Model-based simulation of glycaemic effect and body weight loss when switching from semaglutide or dulaglutide to once weekly tirzepatide

Urva, Shweta; Levine, Joshua A.; Schneck, Karen; Tang, Cheng Cai

doi:10.6084/m9.figshare.25289189.v2

icmo_a_2322072_sm7259.docx (764.51 kB)

Model-based simulation of glycaemic effect and body weight loss when switching from semaglutide or dulaglutide to once weekly tirzepatide

Version 2 2024-03-12, 14:40

Version 1 2024-02-26, 15:00

journal contribution

posted on 2024-03-12, 14:40 authored by Shweta Urva, Joshua A. Levine, Karen Schneck, Cheng Cai Tang

To evaluate the efficacy endpoints of HbA1c and body weight loss after switching from the GLP-1 receptor agonists, semaglutide or dulaglutide, to treatment with the GIP/GLP-1 receptor agonist (RA) tirzepatide.

Models were developed and validated to describe the HbA1c and weight loss time course for semaglutide (SUSTAIN 1-10), dulaglutide (AWARD-11) and tirzepatide (SURPASS 1-5, phase 3 global T2D program). The impact of switching from once weekly GLP-1 RAs to tirzepatide was described by simulating the efficacy time course. Semaglutide and dulaglutide doses were escalated in accordance with their respective labels.

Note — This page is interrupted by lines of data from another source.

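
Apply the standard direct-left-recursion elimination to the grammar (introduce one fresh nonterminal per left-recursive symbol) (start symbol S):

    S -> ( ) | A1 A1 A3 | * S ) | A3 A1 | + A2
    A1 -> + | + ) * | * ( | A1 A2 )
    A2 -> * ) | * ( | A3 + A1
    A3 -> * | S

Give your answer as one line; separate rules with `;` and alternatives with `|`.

S -> ( ) | A1 A1 A3 | * S ) | A3 A1 | + A2; A1 -> + A1' | + ) * A1' | * ( A1'; A2 -> * ) | * ( | A3 + A1; A3 -> * | S; A1' -> A2 ) A1' | ε

Directly left-recursive nonterminal: A1.
For A1: α = {A2 )}, β = {+, + ) *, * (}. Rewrite as A1 → β A1' and A1' → α A1' | ε.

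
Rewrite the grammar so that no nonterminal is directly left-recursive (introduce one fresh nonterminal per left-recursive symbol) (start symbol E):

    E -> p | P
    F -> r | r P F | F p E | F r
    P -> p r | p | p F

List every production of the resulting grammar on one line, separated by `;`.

E -> p | P; F -> r F' | r P F F'; P -> p r | p | p F; F' -> p E F' | r F' | ε

F is directly left-recursive.
For F: α = {p E, r}, β = {r, r P F}. Rewrite as F → β F' and F' → α F' | ε.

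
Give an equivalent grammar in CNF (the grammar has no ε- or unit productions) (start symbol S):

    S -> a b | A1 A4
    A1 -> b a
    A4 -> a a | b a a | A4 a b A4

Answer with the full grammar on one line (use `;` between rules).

S -> X1 X2 | A1 A4; A1 -> X2 X1; A4 -> X1 X1 | X2 Y1 | A4 Y2; X1 -> a; X2 -> b; Y1 -> X1 X1; Y2 -> X1 Y3; Y3 -> X2 A4

Introduce a nonterminal for each terminal appearing in a rule of length ≥ 2: X1 → a, X2 → b.
Binarize each right-hand side of length ≥ 3 by chaining fresh nonterminals (Y1, Y2, …): affected rules were A4 → X2 X1 X1; A4 → A4 X1 X2 A4.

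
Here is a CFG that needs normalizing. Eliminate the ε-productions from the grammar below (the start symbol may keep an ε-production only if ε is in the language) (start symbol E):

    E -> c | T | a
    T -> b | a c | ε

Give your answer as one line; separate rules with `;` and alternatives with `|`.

Nullable nonterminals: {E, T}.
ε ∈ L(G) since E is nullable, so keep E → ε.

E -> c | T | a | ε; T -> b | a c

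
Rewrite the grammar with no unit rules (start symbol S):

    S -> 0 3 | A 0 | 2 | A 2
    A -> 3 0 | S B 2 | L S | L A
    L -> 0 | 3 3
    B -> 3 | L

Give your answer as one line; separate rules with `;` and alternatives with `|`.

S -> 0 3 | A 0 | 2 | A 2; A -> 3 0 | S B 2 | L S | L A; L -> 0 | 3 3; B -> 0 | 3 3 | 3

Unit pairs: B ⇒* {L}.
For each unit pair (A, B), copy every non-unit production of B to A, then drop all unit productions.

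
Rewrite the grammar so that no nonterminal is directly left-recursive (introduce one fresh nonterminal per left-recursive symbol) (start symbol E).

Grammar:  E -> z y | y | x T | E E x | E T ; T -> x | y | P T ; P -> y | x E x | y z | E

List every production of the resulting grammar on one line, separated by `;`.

E -> z y E' | y E' | x T E'; T -> x | y | P T; P -> y | x E x | y z | E; E' -> E x E' | T E' | ε

Left recursion appears on E.
For E: α = {E x, T}, β = {z y, y, x T}. Rewrite as E → β E' and E' → α E' | ε.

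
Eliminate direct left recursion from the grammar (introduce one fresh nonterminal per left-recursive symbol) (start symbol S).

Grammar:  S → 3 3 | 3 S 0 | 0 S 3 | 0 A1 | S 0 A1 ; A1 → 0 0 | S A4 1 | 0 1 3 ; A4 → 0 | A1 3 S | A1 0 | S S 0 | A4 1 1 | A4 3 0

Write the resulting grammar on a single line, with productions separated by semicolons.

S, A4 are directly left-recursive.
For S: α = {0 A1}, β = {3 3, 3 S 0, 0 S 3, 0 A1}. Rewrite as S → β S' and S' → α S' | ε.
For A4: α = {1 1, 3 0}, β = {0, A1 3 S, A1 0, S S 0}. Rewrite as A4 → β A4' and A4' → α A4' | ε.

S → 3 3 S' | 3 S 0 S' | 0 S 3 S' | 0 A1 S'; A1 → 0 0 | S A4 1 | 0 1 3; A4 → 0 A4' | A1 3 S A4' | A1 0 A4' | S S 0 A4'; S' → 0 A1 S' | ε; A4' → 1 1 A4' | 3 0 A4' | ε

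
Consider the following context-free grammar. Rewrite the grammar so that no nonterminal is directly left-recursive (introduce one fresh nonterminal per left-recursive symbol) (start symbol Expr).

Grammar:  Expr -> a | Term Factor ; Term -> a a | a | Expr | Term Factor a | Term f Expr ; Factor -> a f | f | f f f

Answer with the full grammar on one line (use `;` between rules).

Expr -> a | Term Factor; Term -> a a Term1 | a Term1 | Expr Term1; Factor -> a f | f | f f f; Term1 -> Factor a Term1 | f Expr Term1 | ε

Directly left-recursive nonterminal: Term.
For Term: α = {Factor a, f Expr}, β = {a a, a, Expr}. Rewrite as Term → β Term1 and Term1 → α Term1 | ε.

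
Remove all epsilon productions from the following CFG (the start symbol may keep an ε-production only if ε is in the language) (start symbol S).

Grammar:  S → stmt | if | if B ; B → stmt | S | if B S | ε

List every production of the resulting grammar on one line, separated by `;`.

S → stmt | if | if B; B → stmt | S | if B S | if S

Nullable nonterminals: {B}.
ε ∉ L(G), so no ε-production is kept.
For each production, add variants omitting each subset of nullable occurrences: B → if B S gives if B S | if S.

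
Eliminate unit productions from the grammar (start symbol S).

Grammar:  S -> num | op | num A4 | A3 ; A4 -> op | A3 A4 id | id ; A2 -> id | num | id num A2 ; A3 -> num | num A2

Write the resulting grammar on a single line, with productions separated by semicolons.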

Model-predicted mean decreases from baseline in HbA1c and body weight for semaglutide 0.5 mg, 1 mg, and 2 mg were 1.22 to 1.79% and 3.62 to 6.87 kg respectively, at Week 26. Model-predicted mean decreases from baseline in HbA1c and body weight for dulaglutide 1.5 mg, 3 mg and 4.5 mg were 1.53 to 1.84% and 2.55 to 3.71 kg respectively, at Week 26. After switching to tirzepatide 5, 10 and 15 mg HbA1c reductions were predicted to range between 1.95 to 2.46% and body weight reductions between 6.50 to 12.1 kg by Week 66.

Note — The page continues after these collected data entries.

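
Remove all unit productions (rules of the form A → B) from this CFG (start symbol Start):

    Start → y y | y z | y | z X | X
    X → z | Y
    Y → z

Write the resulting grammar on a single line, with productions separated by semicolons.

Start → y y | y z | y | z X | z; X → z; Y → z

Unit pairs: Start ⇒* {X, Y}; X ⇒* {Y}.
Replace each nonterminal's rules with the union of the non-unit rules of every nonterminal it unit-derives.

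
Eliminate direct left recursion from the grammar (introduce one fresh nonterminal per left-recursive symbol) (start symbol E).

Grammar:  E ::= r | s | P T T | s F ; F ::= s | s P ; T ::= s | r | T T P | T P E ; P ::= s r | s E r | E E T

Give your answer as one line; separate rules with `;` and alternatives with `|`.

E ::= r | s | P T T | s F; F ::= s | s P; T ::= s T' | r T'; P ::= s r | s E r | E E T; T' ::= T P T' | P E T' | ε

T is directly left-recursive.
For T: α = {T P, P E}, β = {s, r}. Rewrite as T → β T' and T' → α T' | ε.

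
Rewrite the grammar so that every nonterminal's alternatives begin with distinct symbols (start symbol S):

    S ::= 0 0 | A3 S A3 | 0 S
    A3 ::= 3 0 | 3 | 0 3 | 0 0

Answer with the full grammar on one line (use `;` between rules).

S has alternatives sharing prefix '0': factor to S → 0 S' with S' → 0 | S.
A3 has alternatives sharing prefix '3': factor to A3 → 3 A3' with A3' → 0 | ε.
A3 has alternatives sharing prefix '0': factor to A3 → 0 A3'' with A3'' → 3 | 0.

S ::= A3 S A3 | 0 S'; A3 ::= 3 A3' | 0 A3''; S' ::= 0 | S; A3' ::= 0 | ε; A3'' ::= 3 | 0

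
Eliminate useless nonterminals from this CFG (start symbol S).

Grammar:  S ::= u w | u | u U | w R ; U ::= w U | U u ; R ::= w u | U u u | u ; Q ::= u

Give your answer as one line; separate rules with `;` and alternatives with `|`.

Generating nonterminals: {Q, R, S}.
Reachable from S after that: {R, S}.
Removed useless symbols: {Q, U} and every production mentioning them.

S ::= u w | u | w R; R ::= w u | u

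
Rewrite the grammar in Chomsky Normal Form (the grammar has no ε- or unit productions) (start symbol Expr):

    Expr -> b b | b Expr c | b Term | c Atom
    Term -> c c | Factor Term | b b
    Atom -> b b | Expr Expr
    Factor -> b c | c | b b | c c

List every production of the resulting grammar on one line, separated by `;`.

Expr -> X1 X1 | X1 Y1 | X1 Term | X2 Atom; Term -> X2 X2 | Factor Term | X1 X1; Atom -> X1 X1 | Expr Expr; Factor -> X1 X2 | c | X1 X1 | X2 X2; X1 -> b; X2 -> c; Y1 -> Expr X2

Introduce a nonterminal for each terminal appearing in a rule of length ≥ 2: X1 → b, X2 → c.
Binarize each right-hand side of length ≥ 3 by chaining fresh nonterminals (Y1, Y2, …): affected rules were Expr → X1 Expr X2.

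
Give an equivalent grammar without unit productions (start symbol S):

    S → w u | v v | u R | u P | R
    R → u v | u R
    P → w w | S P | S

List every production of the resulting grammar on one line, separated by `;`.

S → w u | v v | u R | u P | u v; R → u v | u R; P → w u | v v | u R | u P | w w | S P | u v

Unit pairs: P ⇒* {R, S}; S ⇒* {R}.
For every A with A ⇒* B via unit rules, add B's non-unit alternatives to A; then delete every rule of the form X → Y.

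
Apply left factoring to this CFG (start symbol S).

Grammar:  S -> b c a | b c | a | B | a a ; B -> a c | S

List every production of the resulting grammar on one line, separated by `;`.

S -> B | b c S' | a S''; B -> a c | S; S' -> a | ε; S'' -> ε | a

S has alternatives sharing prefix 'b c': factor to S → b c S' with S' → a | ε.
S has alternatives sharing prefix 'a': factor to S → a S'' with S'' → ε | a.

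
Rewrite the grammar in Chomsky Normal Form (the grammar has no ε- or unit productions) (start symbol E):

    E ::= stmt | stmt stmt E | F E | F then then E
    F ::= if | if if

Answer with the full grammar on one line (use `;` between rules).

E ::= stmt | X1 Y1 | F E | F Y2; F ::= if | X3 X3; X1 ::= stmt; X2 ::= then; X3 ::= if; Y1 ::= X1 E; Y2 ::= X2 Y3; Y3 ::= X2 E

Introduce a nonterminal for each terminal appearing in a rule of length ≥ 2: X1 → stmt, X2 → then, X3 → if.
Binarize each right-hand side of length ≥ 3 by chaining fresh nonterminals (Y1, Y2, …): affected rules were E → X1 X1 E; E → F X2 X2 E.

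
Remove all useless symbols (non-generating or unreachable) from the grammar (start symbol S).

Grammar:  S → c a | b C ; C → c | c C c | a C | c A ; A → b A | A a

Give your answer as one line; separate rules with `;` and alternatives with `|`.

S → c a | b C; C → c | c C c | a C

Generating nonterminals: {C, S}.
Reachable from S after that: {C, S}.
Removed useless symbols: {A} and every production mentioning them.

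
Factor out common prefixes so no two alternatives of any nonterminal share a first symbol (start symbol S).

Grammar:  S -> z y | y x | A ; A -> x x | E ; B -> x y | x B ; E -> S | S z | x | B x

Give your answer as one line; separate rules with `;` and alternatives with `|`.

S -> z y | y x | A; A -> x x | E; B -> x B'; E -> x | B x | S E'; B' -> y | B; E' -> ε | z

B has alternatives sharing prefix 'x': factor to B → x B' with B' → y | B.
E has alternatives sharing prefix 'S': factor to E → S E' with E' → ε | z.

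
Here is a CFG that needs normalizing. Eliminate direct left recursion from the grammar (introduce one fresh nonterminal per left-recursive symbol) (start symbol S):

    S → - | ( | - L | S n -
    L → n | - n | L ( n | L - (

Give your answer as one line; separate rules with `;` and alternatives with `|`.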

In this model-based simulation, switching from approved maintenance doses of semaglutide or dulaglutide to tirzepatide, even at the lowest approved maintenance dose of 5 mg, showed the potential to further improve HbA1c and body weight reductions.

Type 2 diabetes is a disease of elevated blood sugar levels. Glucagon-like peptide-1 receptor agonists (GLP-1 RAs) are a type of medication used to treat type 2 diabetes that work on GLP-1 receptors in the body. Semaglutide and dulaglutide are examples of GLP-1 RAs, which lower blood sugar and body weight. Tirzepatide is a newer medication, which works on both GLP-1 and glucose-dependent insulinotropic polypeptide (GIP) receptors. It reduces blood sugar and body weight in people living with type 2 diabetes. Healthcare professionals and patients are interested in how switching medication from semaglutide or dulaglutide to tirzepatide might change blood glucose levels and body weight. However, because tirzepatide is a newer medication, there is not much information available on this aspect. Data from clinical trials of these medications were used to predict the effects of switching from semaglutide or dulaglutide to tirzepatide. These model-based simulations showed that switching to tirzepatide may further reduce HbA1c (a measure of blood sugar) and body weight. This may provide useful information to healthcare professionals and patients when making decisions about treatment with these medications.